On Fine-Grained Key-Agreement

titleOn Fine-Grained Key-Agreement
start_date2024/04/09
schedule11h
onlineno
location_infoSalle 3052
summaryWe are considering fine-grained key agreement. In a key agreement protocol, two parties wish to establish a shared secret that remains hidden from any passive observer. Fine-grained key agreement requires that, for example, an adversary running in quadratic time compared to the honest parties fails to learn about the key. One can require the adversary to *find* a key or alternatively just require it to *distinguish* between the produced key and a random key. The two notions are equivalent given *classical* access to a random function oracle; however, they are different when parties have superposition access to said oracle – the best bound for the classical transformation uses semi-classical one-way-to-hiding due to Ambainis et al. (Crypto'19) which incurs a security degradation. Consequently, the key-agreement protocol by Brassard et al. (JCryptology'19) does not *directly* provide distinguishing security.
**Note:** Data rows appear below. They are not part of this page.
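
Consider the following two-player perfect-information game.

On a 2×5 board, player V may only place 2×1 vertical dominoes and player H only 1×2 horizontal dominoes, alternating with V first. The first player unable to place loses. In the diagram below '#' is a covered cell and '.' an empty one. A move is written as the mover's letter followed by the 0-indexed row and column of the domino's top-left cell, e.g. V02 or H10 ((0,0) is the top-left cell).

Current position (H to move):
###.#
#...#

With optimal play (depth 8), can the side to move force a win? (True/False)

ply 1, H at ###.#/#...# | H11=-1→###.#/###.#; H12=+1→###.#/#.###*
ply 2: ###.#/#.### is terminal -1 (V); from ###.#/#...# depth 8

H winning at [###.#/#...#]: True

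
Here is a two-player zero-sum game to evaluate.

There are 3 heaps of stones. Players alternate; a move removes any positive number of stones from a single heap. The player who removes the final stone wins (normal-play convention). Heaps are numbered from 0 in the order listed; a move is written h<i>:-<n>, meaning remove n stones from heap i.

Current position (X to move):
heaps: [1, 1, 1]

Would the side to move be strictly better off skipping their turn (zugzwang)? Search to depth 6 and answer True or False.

p1 X@[(1,1,1)]: h0:-1[(0,1,1)]+1* h1:-1[(1,0,1)]+1 h2:-1[(1,1,0)]+1
p2 O@[(0,1,1)]: h1:-1[(0,0,1)]-1* h2:-1[(0,1,0)]-1
p3 X@[(0,0,1)]: h2:-1[(0,0,0)]+1*
p4 O@[(0,0,0)] terminal -1; root [(1,1,1)] d6
suppose X passes — search the same position with O to move:
pass> p1 O@[(1,1,1)]: h0:-1[(0,1,1)]+1* h1:-1[(1,0,1)]+1 h2:-1[(1,1,0)]+1
pass> p2 X@[(0,1,1)]: h1:-1[(0,0,1)]-1* h2:-1[(0,1,0)]-1
pass> p3 O@[(0,0,1)]: h2:-1[(0,0,0)]+1*
pass> p4 X@[(0,0,0)] terminal -1; root [(1,1,1)] d6
for X: play +1, pass -1

zugzwang((1,1,1), X) = False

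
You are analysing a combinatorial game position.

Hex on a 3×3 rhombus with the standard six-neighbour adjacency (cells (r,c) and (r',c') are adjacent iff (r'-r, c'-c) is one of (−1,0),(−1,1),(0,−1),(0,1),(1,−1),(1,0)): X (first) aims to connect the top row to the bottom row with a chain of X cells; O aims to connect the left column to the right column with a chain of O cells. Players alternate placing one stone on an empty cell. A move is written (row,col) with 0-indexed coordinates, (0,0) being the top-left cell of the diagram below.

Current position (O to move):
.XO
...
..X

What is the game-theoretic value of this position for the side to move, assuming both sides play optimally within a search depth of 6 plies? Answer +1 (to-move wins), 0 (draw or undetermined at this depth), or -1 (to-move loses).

value(.XO/.../..X, O) = +1

[.XO/.../..X] O move#1: (0,0):-1/OXO/.../..X, (1,0):-1/.XO/O../..X, (1,1):+1/.XO/.O./..X*, (1,2):-1/.XO/..O/..X, (2,0):-1/.XO/.../O.X, (2,1):-1/.XO/.../.OX
[.XO/.O./..X] X move#2: (0,0):-1/XXO/.O./..X*, (1,0):-1/.XO/XO./..X, (1,2):-1/.XO/.OX/..X, (2,0):-1/.XO/.O./X.X, (2,1):-1/.XO/.O./.XX
[XXO/.O./..X] O move#3: (1,0):+1/XXO/OO./..X*, (1,2):+1/XXO/.OO/..X, (2,0):+1/XXO/.O./O.X, (2,1):+1/XXO/.O./.OX
[XXO/OO./..X] end (terminal -1, X#4); searched .XO/.../..X to 6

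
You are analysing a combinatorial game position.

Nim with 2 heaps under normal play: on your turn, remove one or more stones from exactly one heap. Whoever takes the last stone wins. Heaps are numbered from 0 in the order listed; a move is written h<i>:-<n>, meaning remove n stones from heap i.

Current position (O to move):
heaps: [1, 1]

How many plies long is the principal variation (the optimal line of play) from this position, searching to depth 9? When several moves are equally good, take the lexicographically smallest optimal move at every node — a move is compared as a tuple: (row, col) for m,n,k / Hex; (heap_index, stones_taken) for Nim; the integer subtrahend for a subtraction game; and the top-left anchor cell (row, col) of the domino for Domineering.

PV length from [(1,1)]: 2 plies

p1 O@[(1,1)]: h0:-1[(0,1)]-1* h1:-1[(1,0)]-1
p2 X@[(0,1)]: h1:-1[(0,0)]+1*
p3 O@[(0,0)] terminal -1; root [(1,1)] d9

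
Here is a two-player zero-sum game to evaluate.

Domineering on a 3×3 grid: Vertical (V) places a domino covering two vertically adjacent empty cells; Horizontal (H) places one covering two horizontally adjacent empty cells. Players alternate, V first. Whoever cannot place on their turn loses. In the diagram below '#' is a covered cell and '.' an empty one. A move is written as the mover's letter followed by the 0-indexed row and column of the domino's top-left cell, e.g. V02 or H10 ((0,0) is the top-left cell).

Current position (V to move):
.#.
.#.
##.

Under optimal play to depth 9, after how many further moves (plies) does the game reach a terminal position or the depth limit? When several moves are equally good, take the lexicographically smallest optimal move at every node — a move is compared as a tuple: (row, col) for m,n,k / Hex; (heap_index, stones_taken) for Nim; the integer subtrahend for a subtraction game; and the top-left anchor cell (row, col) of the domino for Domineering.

PV length from [.#./.#./##.]: 1 ply

[.#./.#./##.] V move#1: V00:+1/##./##./##.*, V02:+1/.##/.##/##., V12:+1/.#./.##/###
[##./##./##.] end (terminal -1, H#2); searched .#./.#./##. to 9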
In the talk, I will present a key-agreement protocol relative to a random function oracle with superposition access, which directly provides distinguishing security, and discuss semi-classical one-way-to-hiding, which is a core building block of this work. In a different direction, one can also base key agreement on space hardness: An adversary that has less *memory* than some (polynomial) bound fails to break the security. I will mention some preliminary results in this setting.